Results A total of 1540 joints were examined; 77% of patients (without symptoms and clinical detectable arthritis) presented one (39%) or more joints (2-5=54%, >5=7%) with greyscale synovial hypertrophy. Futhermore, 44% of all patients presented increased PD sign in at least one (50%) or more (2-5=47%, >5=3%) joints. Eleven patients from the 24 under biological therapy, and 23 patients from the 53 under DMARDs presented PD sign in at least one joint, with no significant difference among both groups (p=0.8).

Conclusions Our study demonstrates that a high number of RA patients under DMARDs and biological agents considered in clinical remission presented active synovitis detected by US. This finding strengthens the importance of imaging assessment in order to obtain an accurate definition of disease status.
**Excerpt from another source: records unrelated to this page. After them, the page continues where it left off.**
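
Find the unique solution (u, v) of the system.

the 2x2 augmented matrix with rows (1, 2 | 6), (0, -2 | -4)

Forward elimination on [A|b]:
Row echelon form:
[ 1   2  |   6 ]
[ 0  -2  |  -4 ]
Back-substitution:
v = (-4) / -2 = 2
u = (6 - (2)*(2)) / 1 = 2

(2, 2)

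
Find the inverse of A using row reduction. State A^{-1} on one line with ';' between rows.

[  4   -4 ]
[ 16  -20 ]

inverse = [5/4 -1/4; 1 -1/4]

Gauss-Jordan on [A | I]:
R1 <- (1/4)*R1:  [   1   -1  |  1/4    0 ]
R2 <- R2 - (16)*R1:  [  0  -4  |  -4   1 ]
R2 <- (1/-4)*R2:  [    0     1  |     1  -1/4 ]
R1 <- R1 - (-1)*R2:  [    1     0  |   5/4  -1/4 ]
Right block of [I | A^{-1}] is the inverse:
[ 5/4  -1/4 ]
[   1  -1/4 ]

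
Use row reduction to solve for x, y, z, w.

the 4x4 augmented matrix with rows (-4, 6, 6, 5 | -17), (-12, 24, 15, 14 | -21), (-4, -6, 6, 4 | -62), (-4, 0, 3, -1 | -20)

Forward elimination on [A|b]:
R2 <- R2 - (3)*R1:  [  0   6  -3  -1  30 ]
R3 <- R3 - (1)*R1:  [   0  -12    0   -1  -45 ]
R4 <- R4 - (1)*R1:  [  0  -6  -3  -6  -3 ]
R3 <- R3 - (-2)*R2:  [  0   0  -6  -3  15 ]
R4 <- R4 - (-1)*R2:  [  0   0  -6  -7  27 ]
R4 <- R4 - (1)*R3:  [  0   0   0  -4  12 ]
Row echelon form:
[ -4  6   6   5  |  -17 ]
[  0  6  -3  -1  |   30 ]
[  0  0  -6  -3  |   15 ]
[  0  0   0  -4  |   12 ]
Back-substitution:
w = (12) / -4 = -3
z = (15 - (-3)*(-3)) / -6 = -1
y = (30 - (-3)*(-1) - (-1)*(-3)) / 6 = 4
x = (-17 - (6)*(4) - (6)*(-1) - (5)*(-3)) / -4 = 5

(5, 4, -1, -3)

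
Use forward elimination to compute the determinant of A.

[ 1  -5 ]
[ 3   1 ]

Forward elimination:
R2 <- R2 - (3)*R1:  [  0  16 ]
Upper-triangular form:
[ 1  -5 ]
[ 0  16 ]
det(A) = (-1)^0 * (1) * (16) = 16  (0 row swaps -> sign +1)

det(A) = 16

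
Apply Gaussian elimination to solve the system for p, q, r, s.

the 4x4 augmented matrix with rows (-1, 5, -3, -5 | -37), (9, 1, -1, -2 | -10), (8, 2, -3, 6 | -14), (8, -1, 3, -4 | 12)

Forward elimination on [A|b]:
R2 <- R2 - (-9)*R1:  [    0    46   -28   -47  -343 ]
R3 <- R3 - (-8)*R1:  [    0    42   -27   -34  -310 ]
R4 <- R4 - (-8)*R1:  [    0    39   -21   -44  -284 ]
R3 <- R3 - (21/23)*R2:  [      0       0  -33/23  205/23   73/23 ]
R4 <- R4 - (39/46)*R2:  [       0        0    63/23  -191/46   313/46 ]
R4 <- R4 - (-21/11)*R3:  [      0       0       0  283/22  283/22 ]
Row echelon form:
[ -1   5      -3      -5  |     -37 ]
[  0  46     -28     -47  |    -343 ]
[  0   0  -33/23  205/23  |   73/23 ]
[  0   0       0  283/22  |  283/22 ]
Back-substitution:
s = (283/22) / (283/22) = 1
r = (73/23 - (205/23)*(1)) / (-33/23) = 4
q = (-343 - (-28)*(4) - (-47)*(1)) / 46 = -4
p = (-37 - (5)*(-4) - (-3)*(4) - (-5)*(1)) / -1 = 0

(0, -4, 4, 1)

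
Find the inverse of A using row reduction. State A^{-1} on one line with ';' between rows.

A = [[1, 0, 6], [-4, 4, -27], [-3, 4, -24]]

inverse = [-1 -2 2; 5/4 1/2 -1/4; 1/3 1/3 -1/3]

Gauss-Jordan on [A | I]:
R2 <- R2 - (-4)*R1:  [  0   4  -3  |   4   1   0 ]
R3 <- R3 - (-3)*R1:  [  0   4  -6  |   3   0   1 ]
R2 <- (1/4)*R2:  [    0     1  -3/4  |     1   1/4     0 ]
R3 <- R3 - (4)*R2:  [  0   0  -3  |  -1  -1   1 ]
R3 <- (1/-3)*R3:  [    0     0     1  |   1/3   1/3  -1/3 ]
R1 <- R1 - (6)*R3:  [  1   0   0  |  -1  -2   2 ]
R2 <- R2 - (-3/4)*R3:  [    0     1     0  |   5/4   1/2  -1/4 ]
Right block of [I | A^{-1}] is the inverse:
[  -1   -2     2 ]
[ 5/4  1/2  -1/4 ]
[ 1/3  1/3  -1/3 ]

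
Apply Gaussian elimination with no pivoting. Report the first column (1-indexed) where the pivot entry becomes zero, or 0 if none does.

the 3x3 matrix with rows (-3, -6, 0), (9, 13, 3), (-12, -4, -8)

Naive forward elimination:
R2 <- R2 - (-3)*R1:  [  0  -5   3 ]
R3 <- R3 - (4)*R1:  [  0  20  -8 ]
R3 <- R3 - (-4)*R2:  [ 0  0  4 ]
All pivots nonzero; naive elimination completes without hitting a zero pivot.

first zero-pivot column = 0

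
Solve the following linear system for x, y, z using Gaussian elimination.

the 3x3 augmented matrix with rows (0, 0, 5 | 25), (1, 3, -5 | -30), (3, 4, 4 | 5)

(-5, 0, 5)

Forward elimination on [A|b]:
R1 <-> R2   (pivot in column 1 was zero)
[ 1  3  -5  -30 ]
[ 0  0   5   25 ]
[ 3  4   4    5 ]
R3 <- R3 - (3)*R1:  [  0  -5  19  95 ]
R2 <-> R3   (pivot in column 2 was zero)
[ 1   3  -5  -30 ]
[ 0  -5  19   95 ]
[ 0   0   5   25 ]
Row echelon form:
[ 1   3  -5  |  -30 ]
[ 0  -5  19  |   95 ]
[ 0   0   5  |   25 ]
Back-substitution:
z = (25) / 5 = 5
y = (95 - (19)*(5)) / -5 = 0
x = (-30 - (3)*(0) - (-5)*(5)) / 1 = -5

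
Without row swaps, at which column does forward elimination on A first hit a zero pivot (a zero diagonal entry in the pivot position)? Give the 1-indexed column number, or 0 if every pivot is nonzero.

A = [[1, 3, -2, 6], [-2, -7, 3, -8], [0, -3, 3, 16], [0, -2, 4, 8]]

first zero-pivot column = 0

Naive forward elimination:
R2 <- R2 - (-2)*R1:  [  0  -1  -1   4 ]
R3 <- R3 - (3)*R2:  [ 0  0  6  4 ]
R4 <- R4 - (2)*R2:  [ 0  0  6  0 ]
R4 <- R4 - (1)*R3:  [  0   0   0  -4 ]
All pivots nonzero; naive elimination completes without hitting a zero pivot.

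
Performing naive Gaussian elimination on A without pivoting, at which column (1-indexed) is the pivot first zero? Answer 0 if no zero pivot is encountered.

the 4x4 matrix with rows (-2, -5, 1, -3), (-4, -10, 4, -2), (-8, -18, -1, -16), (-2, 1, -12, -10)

Naive forward elimination:
R2 <- R2 - (2)*R1:  [ 0  0  2  4 ]
R3 <- R3 - (4)*R1:  [  0   2  -5  -4 ]
R4 <- R4 - (1)*R1:  [   0    6  -13   -7 ]
Matrix at this point:
[ -2  -5    1  -3 ]
[  0   0    2   4 ]
[  0   2   -5  -4 ]
[  0   6  -13  -7 ]
Pivot entry (2,2) is zero but row 3 has 2 in column 2 -> naive elimination stops; a row interchange (e.g. R2 <-> R3) would be required here.

first zero-pivot column = 2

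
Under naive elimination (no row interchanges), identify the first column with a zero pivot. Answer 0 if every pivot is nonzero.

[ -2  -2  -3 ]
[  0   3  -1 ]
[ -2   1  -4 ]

Naive forward elimination:
R3 <- R3 - (1)*R1:  [  0   3  -1 ]
R3 <- R3 - (1)*R2:  [ 0  0  0 ]
Matrix at this point:
[ -2  -2  -3 ]
[  0   3  -1 ]
[  0   0   0 ]
Pivot entry (3,3) in the last row is zero and there are no rows below to swap with -> zero pivot in column 3 (A is singular).

first zero-pivot column = 3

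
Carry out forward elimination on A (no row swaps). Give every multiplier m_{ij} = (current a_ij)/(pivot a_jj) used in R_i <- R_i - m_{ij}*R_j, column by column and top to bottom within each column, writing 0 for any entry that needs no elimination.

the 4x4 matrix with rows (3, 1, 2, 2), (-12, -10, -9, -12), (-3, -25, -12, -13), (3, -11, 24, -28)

multipliers: -4, -1, 1, 4, 2, -4

Forward elimination:
R2 <- R2 - (-4)*R1:  [  0  -6  -1  -4 ]
R3 <- R3 - (-1)*R1:  [   0  -24  -10  -11 ]
R4 <- R4 - (1)*R1:  [   0  -12   22  -30 ]
R3 <- R3 - (4)*R2:  [  0   0  -6   5 ]
R4 <- R4 - (2)*R2:  [   0    0   24  -22 ]
R4 <- R4 - (-4)*R3:  [  0   0   0  -2 ]
Multipliers (in order of application): m_{21} = -4, m_{31} = -1, m_{41} = 1, m_{32} = 4, m_{42} = 2, m_{43} = -4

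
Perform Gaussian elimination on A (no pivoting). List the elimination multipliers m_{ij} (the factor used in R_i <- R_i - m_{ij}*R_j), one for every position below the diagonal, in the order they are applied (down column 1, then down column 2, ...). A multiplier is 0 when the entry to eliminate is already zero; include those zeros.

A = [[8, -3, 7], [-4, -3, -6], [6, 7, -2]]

multipliers: -1/2, 3/4, -37/18

Forward elimination:
R2 <- R2 - (-1/2)*R1:  [    0  -9/2  -5/2 ]
R3 <- R3 - (3/4)*R1:  [     0   37/4  -29/4 ]
R3 <- R3 - (-37/18)*R2:  [       0        0  -223/18 ]
Multipliers (in order of application): m_{21} = -1/2, m_{31} = 3/4, m_{32} = -37/18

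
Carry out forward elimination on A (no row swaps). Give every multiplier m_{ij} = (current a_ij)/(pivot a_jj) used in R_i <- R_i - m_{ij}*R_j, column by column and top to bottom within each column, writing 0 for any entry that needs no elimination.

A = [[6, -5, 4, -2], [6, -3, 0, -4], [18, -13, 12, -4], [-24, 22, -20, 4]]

Forward elimination:
R2 <- R2 - (1)*R1:  [  0   2  -4  -2 ]
R3 <- R3 - (3)*R1:  [ 0  2  0  2 ]
R4 <- R4 - (-4)*R1:  [  0   2  -4  -4 ]
R3 <- R3 - (1)*R2:  [ 0  0  4  4 ]
R4 <- R4 - (1)*R2:  [  0   0   0  -2 ]
R4: entry in column 3 is already 0 -> m_{43} = 0 (no row operation needed)
Multipliers (in order of application): m_{21} = 1, m_{31} = 3, m_{41} = -4, m_{32} = 1, m_{42} = 1, m_{43} = 0

multipliers: 1, 3, -4, 1, 1, 0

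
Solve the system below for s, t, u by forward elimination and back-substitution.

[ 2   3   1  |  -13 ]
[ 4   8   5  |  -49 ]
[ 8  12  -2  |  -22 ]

Forward elimination on [A|b]:
R2 <- R2 - (2)*R1:  [   0    2    3  -23 ]
R3 <- R3 - (4)*R1:  [  0   0  -6  30 ]
Row echelon form:
[ 2  3   1  |  -13 ]
[ 0  2   3  |  -23 ]
[ 0  0  -6  |   30 ]
Back-substitution:
u = (30) / -6 = -5
t = (-23 - (3)*(-5)) / 2 = -4
s = (-13 - (3)*(-4) - (1)*(-5)) / 2 = 2

(2, -4, -5)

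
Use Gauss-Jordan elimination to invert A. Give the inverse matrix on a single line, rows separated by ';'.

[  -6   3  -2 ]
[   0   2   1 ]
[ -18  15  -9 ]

inverse = [-11/24 -1/24 7/72; -1/4 1/4 1/12; 1/2 1/2 -1/6]

Gauss-Jordan on [A | I]:
R1 <- (1/-6)*R1:  [    1  -1/2   1/3  |  -1/6     0     0 ]
R3 <- R3 - (-18)*R1:  [  0   6  -3  |  -3   0   1 ]
R2 <- (1/2)*R2:  [   0    1  1/2  |    0  1/2    0 ]
R1 <- R1 - (-1/2)*R2:  [    1     0  7/12  |  -1/6   1/4     0 ]
R3 <- R3 - (6)*R2:  [  0   0  -6  |  -3  -3   1 ]
R3 <- (1/-6)*R3:  [    0     0     1  |   1/2   1/2  -1/6 ]
R1 <- R1 - (7/12)*R3:  [      1       0       0  |  -11/24   -1/24    7/72 ]
R2 <- R2 - (1/2)*R3:  [    0     1     0  |  -1/4   1/4  1/12 ]
Right block of [I | A^{-1}] is the inverse:
[ -11/24  -1/24  7/72 ]
[   -1/4    1/4  1/12 ]
[    1/2    1/2  -1/6 ]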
Unexpectedly, US outcome was similar in patients receiving traditional DMARDs or biological agents.

  1. Brown AK, et al Presence of significant synovitis in rheumatoid arthritis patients with disease-modifying antirheumatic drug-induced clinical remission: evidence from an imaging study may explain structural progression. Arthritis Rheum. 2006 Dec;54(12):3761-73.